At the same time as Vietnam’s social media is exploding, strict censorship is forcing state-run newspapers into decline, the activists said.

“No newspaper really touches on big national issues,” said independent journalist To Oanh, a former teacher and contributor to state-owned newspapers who now blogs about injustices against Vietnam’s Catholic community.

“Over time, the newspapers in Vietnam have lost readership as the contents have worsened,” he said.

While state intervention leaves newspapers with only “meaningless stories” to cover, citizen journalists writing online are stepping in to fill the gap, fueling a rapid growth in social media whose popularity is growing, the activists said.

Call for US pressure

However, bloggers who do speak out face imprisonment, harassment, and restrictions on their families, they said.

The group of activists called on the U.S. government to leverage concern for freedom of speech in negotiations with Vietnam on the Trans-Pacific Partnership (TPP), a proposed 12-nation trade agreement.

They also called on lawmakers in the U.S. House of Representatives to pass a resolution urging greater concern for freedom of information in Vietnam.

U.S. congresswoman Loretta Sanchez, who hosted the briefing, said she would work to educate fellow lawmakers about restrictions in Vietnam, noting she was “very concerned” about the TPP.

“We really feel it’s an important time to push back and to open up this issue of freedom of the press,” she said.

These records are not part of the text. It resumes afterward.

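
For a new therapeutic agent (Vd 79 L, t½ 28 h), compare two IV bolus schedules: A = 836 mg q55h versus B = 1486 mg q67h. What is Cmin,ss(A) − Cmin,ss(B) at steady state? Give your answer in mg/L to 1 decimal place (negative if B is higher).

-0.8 mg/L

Regimen A: f = (1/2)^(55/28) ≈ 0.2563; Cmin,ss = (836/79)·f/(1−f) ≈ 3.647 mg/L.
Regimen B: f = (1/2)^(67/28) ≈ 0.1904; Cmin,ss = (1486/79)·f/(1−f) ≈ 4.424 mg/L.
Difference ≈ 3.647 − 4.424 ≈ -0.777 mg/L.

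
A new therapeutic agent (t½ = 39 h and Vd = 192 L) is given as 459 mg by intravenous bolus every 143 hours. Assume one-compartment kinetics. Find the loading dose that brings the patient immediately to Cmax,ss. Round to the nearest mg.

498 mg

f = (1/2)^(143/39) ≈ 0.078745; accumulation ratio R = 1/(1−f) ≈ 1.08548.
Loading dose to hit Cmax,ss on first dose: D_load = D_maint·R ≈ 459 × 1.08548 ≈ 498.24 mg.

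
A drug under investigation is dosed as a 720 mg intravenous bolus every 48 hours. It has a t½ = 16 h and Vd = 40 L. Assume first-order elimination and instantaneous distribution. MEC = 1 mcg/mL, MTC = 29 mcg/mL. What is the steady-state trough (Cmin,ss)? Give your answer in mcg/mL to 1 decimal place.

2.6 mcg/mL

τ = 48 h = 3 half-lives, so f = (1/2)^3 = 0.125.
Accumulation ratio R = 1/(1 − f) = 1/0.875 = 8/7.
Single-dose peak C₀ = D/Vd = 720/40 = 18 mcg/mL.
Steady-state peak Cmax,ss = C₀·R = 18 × 8/7 ≈ 20.571 mcg/mL.
Steady-state trough Cmin,ss = Cmax,ss·f ≈ 20.571 × 0.125 ≈ 2.571 mcg/mL.
Trough 2.6 mcg/mL vs MEC 1 mcg/mL: adequate.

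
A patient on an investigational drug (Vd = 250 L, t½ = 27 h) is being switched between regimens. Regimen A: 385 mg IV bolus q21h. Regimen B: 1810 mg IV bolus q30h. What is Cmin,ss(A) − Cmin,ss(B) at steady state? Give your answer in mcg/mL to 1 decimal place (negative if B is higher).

-4.1 mcg/mL

Regimen A: f = (1/2)^(21/27) ≈ 0.5833; Cmin,ss = (385/250)·f/(1−f) ≈ 2.156 mcg/mL.
Regimen B: f = (1/2)^(30/27) ≈ 0.4629; Cmin,ss = (1810/250)·f/(1−f) ≈ 6.240 mcg/mL.
Difference ≈ 2.156 − 6.240 ≈ -4.084 mcg/mL.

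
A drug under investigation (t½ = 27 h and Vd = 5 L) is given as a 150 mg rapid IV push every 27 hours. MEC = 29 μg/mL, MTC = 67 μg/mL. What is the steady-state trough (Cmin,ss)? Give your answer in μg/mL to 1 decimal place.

τ = 27 h = 1 half-life, so f = (1/2)^1 = 0.5.
At steady state, R = 1/(1 − 0.5) = 2/1.
Single-dose peak C₀ = D/Vd = 150/5 = 30 μg/mL.
Steady-state peak Cmax,ss = C₀·R = 30 × 2/1 ≈ 60.000 μg/mL.
Steady-state trough Cmin,ss = Cmax,ss·f ≈ 60.000 × 0.5 ≈ 30.000 μg/mL.
Trough 30.0 μg/mL vs MEC 29 μg/mL: adequate.

30.0 μg/mL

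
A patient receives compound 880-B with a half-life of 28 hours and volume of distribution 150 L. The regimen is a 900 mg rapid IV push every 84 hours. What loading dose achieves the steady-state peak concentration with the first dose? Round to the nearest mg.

1029 mg

f = (1/2)^(84/28) ≈ 0.125000; accumulation ratio R = 1/(1−f) ≈ 1.14286.
Loading dose to hit Cmax,ss on first dose: D_load = D_maint·R ≈ 900 × 1.14286 ≈ 1028.57 mg.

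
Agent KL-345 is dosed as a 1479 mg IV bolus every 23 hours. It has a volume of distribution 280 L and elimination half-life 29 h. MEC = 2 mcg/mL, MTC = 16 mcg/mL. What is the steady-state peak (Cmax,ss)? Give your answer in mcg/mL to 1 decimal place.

12.5 mcg/mL

Over one 23-h interval, 23/29 ≈ 0.7931 half-lives elapse, leaving f ≈ 0.5771 of each dose.
At steady state, accumulation factor R = 1/(1 − e^(−kτ)) ≈ 2.3646.
Each bolus raises the concentration by D/Vd = 1479/280 ≈ 5.282 mcg/mL.
Cmax,ss = C₀/(1 − f) ≈ 5.282/0.4229 ≈ 12.490 mcg/mL.
Peak 12.5 mcg/mL vs MTC 16 mcg/mL: below toxic threshold.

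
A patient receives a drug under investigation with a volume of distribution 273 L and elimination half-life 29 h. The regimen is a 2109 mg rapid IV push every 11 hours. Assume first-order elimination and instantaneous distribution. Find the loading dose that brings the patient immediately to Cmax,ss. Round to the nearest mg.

9122 mg

f = (1/2)^(11/29) ≈ 0.768805; accumulation ratio R = 1/(1−f) ≈ 4.32535.
Loading dose to hit Cmax,ss on first dose: D_load = D_maint·R ≈ 2109 × 4.32535 ≈ 9122.16 mg.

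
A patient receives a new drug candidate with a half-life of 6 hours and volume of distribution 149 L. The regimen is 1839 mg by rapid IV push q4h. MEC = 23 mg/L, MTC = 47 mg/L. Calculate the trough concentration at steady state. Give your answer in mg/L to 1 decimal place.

Over one 4-h interval, 4/6 ≈ 0.66667 half-lives elapse, leaving f ≈ 0.6300 of each dose.
At steady state, accumulation factor R = 1/(1 − e^(−kτ)) ≈ 2.7027.
Single-dose peak C₀ = D/Vd = 1839/149 ≈ 12.342 mg/L.
Steady-state peak Cmax,ss = C₀·R ≈ 12.342 × 2.7027 ≈ 33.357 mg/L.
Steady-state trough Cmin,ss = Cmax,ss·f ≈ 33.357 × 0.6300 ≈ 21.015 mg/L.
Trough 21.0 mg/L vs MEC 23 mg/L: subtherapeutic.

21.0 mg/L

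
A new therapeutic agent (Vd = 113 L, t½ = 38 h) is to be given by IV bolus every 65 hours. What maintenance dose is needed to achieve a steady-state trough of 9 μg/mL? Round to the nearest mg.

τ/t½ = 65/38 ≈ 1.7105, so f = (1/2)^(65/38) ≈ 0.305549.
Cmin,ss = (D/Vd)·f/(1−f), so D = Cmin,ss·Vd·(1−f)/f.
D = 9 × 113 × (1−f)/f ≈ 9 × 113 × 2.27280 ≈ 2311.44 mg.

2311 mg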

She condemned the Vietnamese authorities’ decision to block the three other netizens—bloggers Pham Chi Dung, Nguyen Lan Thang, and Anna Huyen Trang—from traveling to the U.S. for the briefing.

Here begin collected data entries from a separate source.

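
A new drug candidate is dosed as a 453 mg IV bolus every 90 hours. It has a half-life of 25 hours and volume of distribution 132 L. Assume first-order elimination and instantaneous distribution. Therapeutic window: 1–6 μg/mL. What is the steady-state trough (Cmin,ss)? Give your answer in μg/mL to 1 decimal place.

0.3 μg/mL

k = ln2/t½ = ln2/25 ≈ 0.027726 h⁻¹; fraction remaining f = e^(−kτ) = e^(−0.027726×90) ≈ 0.0825.
Accumulation ratio R = 1/(1 − f) ≈ 1/0.9175 ≈ 1.0899.
Single-dose peak C₀ = D/Vd = 453/132 ≈ 3.432 μg/mL.
Steady-state peak Cmax,ss = C₀·R ≈ 3.432 × 1.0899 ≈ 3.741 μg/mL.
One interval later, Cmin,ss = Cmax,ss·e^(−kτ) ≈ 3.741 × 0.0825 ≈ 0.309 μg/mL.
Trough 0.3 μg/mL vs MEC 1 μg/mL: subtherapeutic.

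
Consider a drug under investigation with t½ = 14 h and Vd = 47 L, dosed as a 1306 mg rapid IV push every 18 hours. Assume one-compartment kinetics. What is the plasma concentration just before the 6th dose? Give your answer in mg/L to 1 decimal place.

19.1 mg/L

f = (1/2)^(τ/t½) = (1/2)^(18/14) ≈ 0.4102.
C₀ = D/Vd = 1306/47 ≈ 27.787 mg/L.
Before the 6th dose, 5 doses have been given. Superposition: Cmin = C₀·(f + f² + … + f^5).
≈ 27.787 × (0.4102 + 0.1683 + 0.0690 + 0.0283 + 0.0116) ≈ 27.787 × 0.6874 ≈ 19.101 mg/L.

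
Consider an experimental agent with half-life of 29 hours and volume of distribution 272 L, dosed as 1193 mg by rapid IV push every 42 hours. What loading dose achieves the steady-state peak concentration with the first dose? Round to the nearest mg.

f = (1/2)^(42/29) ≈ 0.366459; accumulation ratio R = 1/(1−f) ≈ 1.57843.
Loading dose to hit Cmax,ss on first dose: D_load = D_maint·R ≈ 1193 × 1.57843 ≈ 1883.07 mg.

1883 mg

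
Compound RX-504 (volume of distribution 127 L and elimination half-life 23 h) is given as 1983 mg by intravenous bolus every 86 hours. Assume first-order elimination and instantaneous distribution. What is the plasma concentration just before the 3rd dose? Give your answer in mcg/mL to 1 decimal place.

1.3 mcg/mL

f = (1/2)^(τ/t½) = (1/2)^(86/23) ≈ 0.0749.
C₀ = D/Vd = 1983/127 ≈ 15.614 mcg/mL.
Before the 3rd dose, 2 doses have been given. Superposition: Cmin = C₀·(f + f²).
≈ 15.614 × (0.0749 + 0.0056) ≈ 15.614 × 0.0805 ≈ 1.257 mcg/mL.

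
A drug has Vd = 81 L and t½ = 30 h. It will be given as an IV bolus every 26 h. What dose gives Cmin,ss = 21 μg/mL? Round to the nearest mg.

1401 mg

τ/t½ = 26/30 ≈ 0.86667, so f = (1/2)^(26/30) ≈ 0.548412.
Cmin,ss = (D/Vd)·f/(1−f), so D = Cmin,ss·Vd·(1−f)/f.
D = 21 × 81 × (1−f)/f ≈ 21 × 81 × 0.82345 ≈ 1400.69 mg.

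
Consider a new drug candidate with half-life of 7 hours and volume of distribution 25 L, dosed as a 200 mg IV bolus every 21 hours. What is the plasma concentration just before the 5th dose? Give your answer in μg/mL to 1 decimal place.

f = (1/2)^(τ/t½) = (1/2)^(21/7) ≈ 0.1250.
C₀ = D/Vd = 200/25 ≈ 8.000 μg/mL.
Before the 5th dose, 4 doses have been given. Superposition: Cmin = C₀·(f + f² + … + f^4).
≈ 8.000 × (0.1250 + 0.0156 + 0.0020 + 0.0002) ≈ 8.000 × 0.1428 ≈ 1.142 μg/mL.

1.1 μg/mL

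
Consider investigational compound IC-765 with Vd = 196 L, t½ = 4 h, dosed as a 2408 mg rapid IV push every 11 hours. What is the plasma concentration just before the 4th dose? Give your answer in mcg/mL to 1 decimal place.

f = (1/2)^(τ/t½) = (1/2)^(11/4) ≈ 0.1487.
C₀ = D/Vd = 2408/196 ≈ 12.286 mcg/mL.
Before the 4th dose, 3 doses have been given. Superposition: Cmin = C₀·(f + f² + … + f^3).
≈ 12.286 × (0.1487 + 0.0221 + 0.0033) ≈ 12.286 × 0.1741 ≈ 2.139 mcg/mL.

2.1 mcg/mL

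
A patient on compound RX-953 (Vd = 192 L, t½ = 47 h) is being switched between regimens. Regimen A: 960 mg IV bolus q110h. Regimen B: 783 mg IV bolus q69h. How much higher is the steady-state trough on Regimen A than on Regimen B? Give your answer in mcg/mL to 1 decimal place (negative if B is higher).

-1.1 mcg/mL

Regimen A: f = (1/2)^(110/47) ≈ 0.1975; Cmin,ss = (960/192)·f/(1−f) ≈ 1.231 mcg/mL.
Regimen B: f = (1/2)^(69/47) ≈ 0.3615; Cmin,ss = (783/192)·f/(1−f) ≈ 2.309 mcg/mL.
Difference ≈ 1.231 − 2.309 ≈ -1.078 mcg/mL.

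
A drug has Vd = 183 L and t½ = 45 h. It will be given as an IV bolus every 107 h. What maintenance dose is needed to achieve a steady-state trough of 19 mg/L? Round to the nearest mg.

14594 mg

τ/t½ = 107/45 ≈ 2.3778, so f = (1/2)^(107/45) ≈ 0.192406.
Cmin,ss = (D/Vd)·f/(1−f), so D = Cmin,ss·Vd·(1−f)/f.
D = 19 × 183 × (1−f)/f ≈ 19 × 183 × 4.19734 ≈ 14594.15 mg.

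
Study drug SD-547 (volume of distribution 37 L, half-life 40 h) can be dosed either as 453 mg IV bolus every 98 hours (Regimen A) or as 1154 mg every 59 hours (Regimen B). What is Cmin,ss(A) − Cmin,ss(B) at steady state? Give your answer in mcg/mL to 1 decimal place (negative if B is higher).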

“Freedom of expression and information and the right to travel are all human rights, and the Vietnamese government’s aggressive and unlawful tactics to restrict traveling are shameful and only worsen their reputation across the world,” she said.

Barred from attending

Dung had his passport confiscated in February, Thang was stopped at Hanoi’s Noi Bai Airport and prevented from boarding his flight on April 5, and Trang was stopped at Ho Chi Minh City’s Tan Son Nhat Airport on April 13 and physically harassed by security police.

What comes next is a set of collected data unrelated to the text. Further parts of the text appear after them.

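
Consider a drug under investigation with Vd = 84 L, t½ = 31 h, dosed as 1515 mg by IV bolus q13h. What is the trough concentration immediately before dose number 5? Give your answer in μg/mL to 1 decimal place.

36.8 μg/mL

f = (1/2)^(τ/t½) = (1/2)^(13/31) ≈ 0.7478.
C₀ = D/Vd = 1515/84 ≈ 18.036 μg/mL.
Before the 5th dose, 4 doses have been given. Superposition: Cmin = C₀·(f + f² + … + f^4).
≈ 18.036 × (0.7478 + 0.5592 + 0.4182 + 0.3127) ≈ 18.036 × 2.0379 ≈ 36.756 μg/mL.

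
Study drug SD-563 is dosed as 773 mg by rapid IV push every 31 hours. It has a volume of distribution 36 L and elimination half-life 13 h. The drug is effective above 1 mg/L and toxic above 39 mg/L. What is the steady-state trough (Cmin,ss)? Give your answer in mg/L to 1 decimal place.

τ/t½ = 31/13 ≈ 2.3846, so fraction remaining f = (1/2)^(31/13) ≈ 0.1915.
Single-dose peak C₀ = D/Vd = 773/36 ≈ 21.472 mg/L.
Steady-state trough Cmin,ss = C₀·f/(1−f) ≈ 21.472 × 0.1915/0.8085 ≈ 5.086 mg/L.
Trough 5.1 mg/L vs MEC 1 mg/L: adequate.

5.1 mg/L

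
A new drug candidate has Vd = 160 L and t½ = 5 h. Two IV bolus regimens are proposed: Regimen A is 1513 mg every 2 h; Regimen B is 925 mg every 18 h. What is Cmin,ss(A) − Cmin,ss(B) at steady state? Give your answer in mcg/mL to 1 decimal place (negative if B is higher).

Regimen A: f = (1/2)^(2/5) ≈ 0.7579; Cmin,ss = (1513/160)·f/(1−f) ≈ 29.603 mcg/mL.
Regimen B: f = (1/2)^(18/5) ≈ 0.0825; Cmin,ss = (925/160)·f/(1−f) ≈ 0.520 mcg/mL.
Difference ≈ 29.603 − 0.520 ≈ 29.083 mcg/mL.

29.1 mcg/mL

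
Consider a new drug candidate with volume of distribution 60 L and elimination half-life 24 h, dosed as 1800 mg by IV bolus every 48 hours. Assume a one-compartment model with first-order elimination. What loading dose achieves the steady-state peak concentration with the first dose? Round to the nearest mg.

f = (1/2)^(48/24) ≈ 0.250000; accumulation ratio R = 1/(1−f) ≈ 1.33333.
Loading dose to hit Cmax,ss on first dose: D_load = D_maint·R ≈ 1800 × 1.33333 ≈ 2399.99 mg.

2400 mg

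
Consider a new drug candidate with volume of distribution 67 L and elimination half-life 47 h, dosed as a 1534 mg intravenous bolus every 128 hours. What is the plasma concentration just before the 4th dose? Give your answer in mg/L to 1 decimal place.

4.1 mg/L

f = (1/2)^(τ/t½) = (1/2)^(128/47) ≈ 0.1514.
C₀ = D/Vd = 1534/67 ≈ 22.896 mg/L.
Before the 4th dose, 3 doses have been given. Superposition: Cmin = C₀·(f + f² + … + f^3).
≈ 22.896 × (0.1514 + 0.0229 + 0.0035) ≈ 22.896 × 0.1778 ≈ 4.071 mg/L.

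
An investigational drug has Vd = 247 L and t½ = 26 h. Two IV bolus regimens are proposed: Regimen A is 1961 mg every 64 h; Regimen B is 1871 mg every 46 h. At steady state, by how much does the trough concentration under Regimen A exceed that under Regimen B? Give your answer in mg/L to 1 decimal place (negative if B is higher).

Regimen A: f = (1/2)^(64/26) ≈ 0.1816; Cmin,ss = (1961/247)·f/(1−f) ≈ 1.762 mg/L.
Regimen B: f = (1/2)^(46/26) ≈ 0.2934; Cmin,ss = (1871/247)·f/(1−f) ≈ 3.145 mg/L.
Difference ≈ 1.762 − 3.145 ≈ -1.383 mg/L.

-1.4 mg/L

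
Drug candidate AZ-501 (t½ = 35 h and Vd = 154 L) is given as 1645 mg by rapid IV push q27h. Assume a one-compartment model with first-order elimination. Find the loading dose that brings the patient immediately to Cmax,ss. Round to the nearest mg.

f = (1/2)^(27/35) ≈ 0.585837; accumulation ratio R = 1/(1−f) ≈ 2.41451.
Loading dose to hit Cmax,ss on first dose: D_load = D_maint·R ≈ 1645 × 2.41451 ≈ 3971.87 mg.

3972 mg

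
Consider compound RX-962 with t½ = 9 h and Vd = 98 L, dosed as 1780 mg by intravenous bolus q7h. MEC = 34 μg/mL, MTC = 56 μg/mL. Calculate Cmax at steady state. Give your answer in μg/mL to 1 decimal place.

43.6 μg/mL

Over one 7-h interval, 7/9 ≈ 0.77778 half-lives elapse, leaving f ≈ 0.5833 of each dose.
Accumulation ratio R = 1/(1 − f) ≈ 1/0.4167 ≈ 2.3998.
Single-dose peak C₀ = D/Vd = 1780/98 ≈ 18.163 μg/mL.
Steady-state peak Cmax,ss = C₀·R ≈ 18.163 × 2.3998 ≈ 43.588 μg/mL.
Peak 43.6 μg/mL vs MTC 56 μg/mL: below toxic threshold.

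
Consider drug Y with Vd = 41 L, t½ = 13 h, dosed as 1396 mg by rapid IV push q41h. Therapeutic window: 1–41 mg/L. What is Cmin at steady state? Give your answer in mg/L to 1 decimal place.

τ/t½ = 41/13 ≈ 3.1538, so fraction remaining f = (1/2)^(41/13) ≈ 0.1124.
Accumulation ratio R = 1/(1 − f) ≈ 1/0.8876 ≈ 1.1266.
Each bolus raises the concentration by D/Vd = 1396/41 ≈ 34.049 mg/L.
Cmax,ss = C₀/(1 − f) ≈ 34.049/0.8876 ≈ 38.361 mg/L.
One interval later, Cmin,ss = Cmax,ss·e^(−kτ) ≈ 38.361 × 0.1124 ≈ 4.312 mg/L.
Trough 4.3 mg/L vs MEC 1 mg/L: adequate.

4.3 mg/L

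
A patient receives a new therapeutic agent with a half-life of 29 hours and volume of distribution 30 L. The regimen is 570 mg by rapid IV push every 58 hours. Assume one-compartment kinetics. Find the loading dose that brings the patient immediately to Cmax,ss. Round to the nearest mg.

f = (1/2)^(58/29) ≈ 0.250000; accumulation ratio R = 1/(1−f) ≈ 1.33333.
Loading dose to hit Cmax,ss on first dose: D_load = D_maint·R ≈ 570 × 1.33333 ≈ 760.00 mg.

760 mg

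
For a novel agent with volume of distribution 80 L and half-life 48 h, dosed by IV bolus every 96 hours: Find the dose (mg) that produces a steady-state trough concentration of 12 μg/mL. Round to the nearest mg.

τ/t½ = 96/48 ≈ 2, so f = (1/2)^(96/48) ≈ 0.250000.
Cmin,ss = (D/Vd)·f/(1−f), so D = Cmin,ss·Vd·(1−f)/f.
D = 12 × 80 × (1−f)/f ≈ 12 × 80 × 3.00000 ≈ 2880.00 mg.

2880 mg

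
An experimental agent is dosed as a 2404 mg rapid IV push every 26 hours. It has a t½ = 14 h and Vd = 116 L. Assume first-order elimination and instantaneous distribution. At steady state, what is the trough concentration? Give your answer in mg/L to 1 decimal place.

τ/t½ = 26/14 ≈ 1.8571, so fraction remaining f = (1/2)^(26/14) ≈ 0.2760.
At steady state, accumulation factor R = 1/(1 − e^(−kτ)) ≈ 1.3812.
Each bolus raises the concentration by D/Vd = 2404/116 ≈ 20.724 mg/L.
Cmax,ss = C₀/(1 − f) ≈ 20.724/0.7240 ≈ 28.624 mg/L.
Steady-state trough Cmin,ss = Cmax,ss·f ≈ 28.624 × 0.2760 ≈ 7.900 mg/L.

7.9 mg/L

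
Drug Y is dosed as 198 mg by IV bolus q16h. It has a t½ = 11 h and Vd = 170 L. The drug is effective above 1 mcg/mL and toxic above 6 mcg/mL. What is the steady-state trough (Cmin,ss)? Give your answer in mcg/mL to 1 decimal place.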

“I am not guilty of any crime … and yet I was barred from my flight,” Trang, who is a citizen journalist for Vietnamese Redemptorists' News, told the briefing via video message.

Thang said the restrictions on his travel underscore how much Vietnam’s blogging community can use help from overseas.

“Every day our work includes going to hot spots in Vietnam to report on events, to capture images that reflect what is happening in our society,” he said via video message.

“We really need the help of our friends abroad.”

Repurcussions feared

The activists who made it to Washington, where they are attending various events marking World Press Freedom Day, said they expect to face punishment for speaking critically of Vietnam once they return from their trip.

“I considered it before I came and I’m ready to accept the repercussions that might come because of my trip,” said 24-year-old Nguyen Dinh Ha, who has been harassed by police for his online critiques and participation in public demonstrations.

“They might take my passport and prevent me from ever leaving the country again.  And second of all, I’m afraid they will put pressure on my family,” he told RFA.

Nguyen Thi Kim Chi, a former star in Communist Party propaganda films who now frequently shares dissenting views on social media, said her greatest fear is for her family members.

“I’m not afraid for myself because I am prepared for that already. But what I am afraid of is what will happen to my husband and children because of this trip.”

“They are able to do to them whatever they want, just as they did with other bloggers’ families,” she said.